Source: The Associated Press
On July 25, 2006 The Associated Press reported, "Prison staff who punished a Muslim inmate for refusing to handle pork do not have immunity from his religious-freedom suit, a federal appeals court ruled.
Henry Williams sued on First Amendment grounds, saying he lost his cook's job and was restricted to his cell for 30 days after refusing to handle roast pork.
Williams missed religious and other events during his confinement, and ended up with a lower-paying janitorial job, according to the 3rd U.S. Circuit Court of Appeals ruling issued Tuesday.
Senior inmate-cooks at SCI-Rockview, in Centre County, had agreed to honor Williams' concerns by giving him other duties when pork was served.
But staff members on March 6, 2001, ordered him to handle the meat, saying he could use gloves as other Muslim inmates did. Williams refused, and was disciplined. His appeals within the prison system failed.

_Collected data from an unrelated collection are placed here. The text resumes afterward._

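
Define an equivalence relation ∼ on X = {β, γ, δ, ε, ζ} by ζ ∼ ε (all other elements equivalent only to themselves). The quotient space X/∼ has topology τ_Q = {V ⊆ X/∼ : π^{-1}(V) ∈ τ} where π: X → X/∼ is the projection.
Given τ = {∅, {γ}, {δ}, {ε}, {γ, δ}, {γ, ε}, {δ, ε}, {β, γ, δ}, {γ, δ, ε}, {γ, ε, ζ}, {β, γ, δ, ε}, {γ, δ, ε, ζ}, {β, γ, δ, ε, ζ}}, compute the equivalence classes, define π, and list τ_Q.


X/∼ = {[β], [γ], [δ], [ε=ζ]}; |τ_Q| = 8.

Equivalence classes: [β], [γ], [δ], [ε=ζ].
Quotient map π: X → X/∼ sends β ↦ [β], γ ↦ [γ], δ ↦ [δ], ε ↦ [ε=ζ], ζ ↦ [ε=ζ].
For each subset V ⊆ X/∼, compute π^{-1}(V) ⊆ X and check whether π^{-1}(V) ∈ τ. V is open in τ_Q iff π^{-1}(V) ∈ τ.
  V = {}: π^{-1}(V) = ∅ ∈ τ ✓.
  V = {[β]}: π^{-1}(V) = {β} ∉ τ ✗.
  V = {[γ]}: π^{-1}(V) = {γ} ∈ τ ✓.
  V = {[β], [γ]}: π^{-1}(V) = {β, γ} ∉ τ ✗.
  V = {[δ]}: π^{-1}(V) = {δ} ∈ τ ✓.
  V = {[β], [δ]}: π^{-1}(V) = {β, δ} ∉ τ ✗.
  V = {[γ], [δ]}: π^{-1}(V) = {γ, δ} ∈ τ ✓.
  V = {[β], [γ], [δ]}: π^{-1}(V) = {β, γ, δ} ∈ τ ✓.
  V = {[ε=ζ]}: π^{-1}(V) = {ε, ζ} ∉ τ ✗.
  V = {[β], [ε=ζ]}: π^{-1}(V) = {β, ε, ζ} ∉ τ ✗.
  V = {[γ], [ε=ζ]}: π^{-1}(V) = {γ, ε, ζ} ∈ τ ✓.
  V = {[β], [γ], [ε=ζ]}: π^{-1}(V) = {β, γ, ε, ζ} ∉ τ ✗.
  V = {[δ], [ε=ζ]}: π^{-1}(V) = {δ, ε, ζ} ∉ τ ✗.
  V = {[β], [δ], [ε=ζ]}: π^{-1}(V) = {β, δ, ε, ζ} ∉ τ ✗.
  V = {[γ], [δ], [ε=ζ]}: π^{-1}(V) = {γ, δ, ε, ζ} ∈ τ ✓.
  V = {[β], [γ], [δ], [ε=ζ]}: π^{-1}(V) = {β, γ, δ, ε, ζ} ∈ τ ✓.
Open sets in the quotient: τ_Q = {{}, {[γ]}, {[δ]}, {[γ], [δ]}, {[β], [γ], [δ]}, {[γ], [ε=ζ]}, {[γ], [δ], [ε=ζ]}, {[β], [γ], [δ], [ε=ζ]}} (8 elements).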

Although the 3rd Circuit has not previously judged such a case, the defendants had 'fair warning' from other circuits - and more generally from the U.S. Supreme Court - that they should 'respect, and accommodate when practicable' his religious concerns, U.S. Circuit Court Julio M. Fuentes wrote.
The ruling upholds a lower court decision that also denied the staff qualified immunity. The case now goes back to the lower court for further proceedings.
Williams is seeking back pay, a clean conduct record, an end to religious-based harassment and unspecified damages."